The night they came — for vengeance!

His story about that night, told days later in his small living room, is the story of how the U.S. military made an enemy of one man during a 20-minute encounter.

A 20-minute encounter — with terror!

On the night of Jan. 5, Imaad and his mother, Um Imaad — both of whom declined to give their full names for fear of retribution — were watching a movie in the living room.

In the living room — of impending bloodthirsty murderingness! (reader: quit it. tim: okay)

Imaad said they were startled by a loud banging at the door. He went quickly to open it. When he did, Imaad said, there were about a dozen U.S. soldiers standing with their guns pointed at his head.

Every single one of them?

Imaad and his mother said the soldiers rushed in, ordering them to sit together while they searched the house. “You look poor,” Imaad recalled one of the soldiers saying. “Why?”

Seems an unusual thing for a soldier to say. Maybe he was a Sociology Commando.

Imaad answered in English: “I have not been able to find a job, although I’m a graduate of the College of Arts.” His heart was pounding, Imaad said.

As well it might. For we are about to reach this story’s moment of Hitchcockian ultra-horror:

The soldiers went to search his bedroom. He heard laughing, and then they called for him, he said. Imaad went to his room and saw that the soldiers had found several magazines he kept hidden from his mother. They had pictures of girls in swimsuits and erotic poses. Imaad said the soldiers spread the magazines on his bed and put his Koran in the middle.

Bet you weren’t expecting that, thriller fans! Stephen King, eat your goddamn heart out!

It was a nightmare,” he said. “I will never forget those bad soldiers when they put the Koran among the magazines.”

Sure they did. And then Iyad Allawi shot everybody.

Within 20 minutes, the soldiers left without arresting him or his mother.

Why would they? They aren’t the Taliban. Now we reach a section of the tale that, to be frank, does not reflect well on “mild-mannered” Imaad:

While the soldiers went next door to search his neighbor’s house, Imaad began to slap his mother, he said. “The American people are devils,” Um Imaad recalled her son repeating.

The only violence in this saga is committed by Imaad against his mother — and the Americans are devils?

He left her and went to a mosque to spend the night. “I asked God to forgive me,” Imaad said, “because I could not prevent American sins.”

You might have also asked God about that mother-slapping, pal.

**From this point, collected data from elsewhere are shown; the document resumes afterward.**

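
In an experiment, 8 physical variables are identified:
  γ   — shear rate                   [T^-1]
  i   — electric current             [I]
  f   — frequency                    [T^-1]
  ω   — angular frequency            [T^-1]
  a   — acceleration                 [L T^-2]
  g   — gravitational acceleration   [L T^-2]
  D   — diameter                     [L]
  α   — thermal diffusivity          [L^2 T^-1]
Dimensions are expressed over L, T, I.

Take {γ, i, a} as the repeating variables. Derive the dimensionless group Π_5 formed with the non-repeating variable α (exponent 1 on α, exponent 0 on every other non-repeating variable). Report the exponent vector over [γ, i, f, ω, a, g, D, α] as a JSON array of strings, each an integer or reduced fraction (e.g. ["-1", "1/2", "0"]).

Exponent matrix [L,T,I] × [γ,i,f,ω,a,g,D,α]:
  L: [ 0  0  0  0  1  1  1  2]
  T: [-1  0 -1 -1 -2 -2  0 -1]
  I: [ 0  1  0  0  0  0  0  0]
Row reduction gives pivot columns γ,i,a; rank = 3
Pivot set = {γ,i,a}, free = {f,ω,g,D,α}
RREF:
  r0: [   1    0    1    1    0    0   -2   -3]
  r1: [   0    1    0    0    0    0    0    0]
  r2: [   0    0    0    0    1    1    1    2]
Fix exponent of α at 1, f at 0, ω at 0, g at 0, D at 0; solve each RREF row for its pivot's exponent:
  r0: exp(γ) + (-3)·1 = 0 ⇒ exp(γ) = 3
  r1: exp(i) + (0)·1 = 0 ⇒ exp(i) = 0
  r2: exp(a) + (2)·1 = 0 ⇒ exp(a) = -2
Π_5 = γ^3 · a^-2 · α

["3", "0", "0", "0", "-2", "0", "0", "1"]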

Army Lt. Col. Daniel Baggio, another military spokesman in Baghdad, said he also could not confirm a raid took place that night. “That sort of behavior is not condoned by the U.S. military, and I find it hard to believe U.S. soldiers would do that,” he said. “I’m not saying it didn’t happen. It just seems odd.”

To say the least. Following the exposure of her son’s porn stash and subsequent “crisis”, his mother sought medical help:

Um Imaad brought Imaad pills from the doctor to try to calm him. He looked at the yellow ones, then the red ones and refused to take them. “All these belong to Jewish people,” he said, pushing one set aside. “And these others are from bad or foreign people.”

It’s Iraqi-made sedatives or no sedatives at all for our boy, who shows promise as an anti-globalisation activist.

Imaad said that two weeks after the raid, he was still struggling to return to normal. He was no longer hitting his mother, but he still would not allow her to watch foreign television or buy products made outside Iraq.

Unfair! After all, she let Imaad keep his girly mags.

Imaad said he was embracing his Muslim faith as never before. He spends most of his time at the mosque praying or reading the Koran.

Too bad it doesn’t have pictures.

I used to have a good opinion of the Americans,” Imaad said. “But they are the enemy. They are bad.”

It’s another My Lai! Congratulations for exposing this, Washington Post.